Она приближалась ко мне легким шагом, в своем гладко-сапфировом шелковом платье, и на губах ее играла совершенно непривычная мне ласковая улыбка. Я было приветствовал ее полагающимся поклоном, но она порывисто подошла ко мне и взяла за руки. Раньше, чем недоумение успело отразиться на моем лице, она прошептала:

— Шах-Хубан приехала, смотрит с балкона, — а сама улыбнулась совершенно обворожительно.

Сердце пропустило удар.
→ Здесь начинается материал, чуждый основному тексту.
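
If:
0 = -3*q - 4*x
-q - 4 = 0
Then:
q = -4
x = 3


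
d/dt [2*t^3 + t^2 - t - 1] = 6*t^2 + 2*t - 1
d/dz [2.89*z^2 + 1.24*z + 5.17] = 5.78*z + 1.24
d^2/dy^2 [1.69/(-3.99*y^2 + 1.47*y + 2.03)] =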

Разумеется. Шах-Хубан. Как могло быть иначе? Я и не надеялся.

Несмотря на то, что ее ласка была лживой и вынужденной, я постарался изгнать горечь из своего сердца и улыбнуться ей в ответ как можно ласковее. И даже решился провести рукой по ее нежным и растрепанным ветром кудрям, приглаживая их.
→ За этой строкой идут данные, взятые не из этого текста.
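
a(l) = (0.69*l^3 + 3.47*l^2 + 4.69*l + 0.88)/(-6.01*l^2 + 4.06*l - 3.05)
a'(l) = (12.02*l - 4.06)*(0.69*l^3 + 3.47*l^2 + 4.69*l + 0.88)/(-6.01*l^2 + 4.06*l - 3.05)^2 + (2.07*l^2 + 6.94*l + 4.69)/(-6.01*l^2 + 4.06*l - 3.05) = (-4.1469*l^4 + 5.60279999999999*l^3 + 35.9616*l^2 - 10.5894*l - 17.8773)/(36.1201*l^4 - 48.8012*l^3 + 53.1446*l^2 - 24.766*l + 9.3025)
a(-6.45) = 0.25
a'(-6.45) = -0.09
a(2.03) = -1.56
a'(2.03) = 0.22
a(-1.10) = 0.07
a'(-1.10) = 0.11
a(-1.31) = 0.05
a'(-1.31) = 0.09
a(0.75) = -1.96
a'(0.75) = -0.40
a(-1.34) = 0.04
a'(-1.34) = 0.09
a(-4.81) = 0.11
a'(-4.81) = -0.08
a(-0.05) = -0.20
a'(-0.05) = -1.62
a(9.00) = -1.82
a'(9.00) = -0.10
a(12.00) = -2.13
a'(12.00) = -0.11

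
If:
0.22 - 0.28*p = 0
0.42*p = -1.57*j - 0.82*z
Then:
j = -0.522292993630573*z - 0.210191082802548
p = 0.79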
— Поворкуем, госпожа? — насмешливым тоном выдал все же я свою горечь.

В темно-синих сумерках сада ее глаза и сами казались необычно синими, когда она подняла их на меня и ответила:

— Придется поворковать, паша. Нельзя, чтобы тетушка в нас усомнилась.

Тягучий запах влажной хвои, промокшей после дневного дождя, плыл в прохладном воздухе. Этот запах словно ласкал, сглаживая тревоги сердца. Где-то на дереве скрипнула ветка, на которую села ночная птица. Михримах смотрела мне прямо в глаза и улыбалась нежно, как исполнившаяся мечта. Успокоительно шуршала трава: «Шах-Хубан, Шах-Хубан». Благословенна будь, султанша, которая своим ястребиным взором подарила мне эти мгновения близости с моей госпожой!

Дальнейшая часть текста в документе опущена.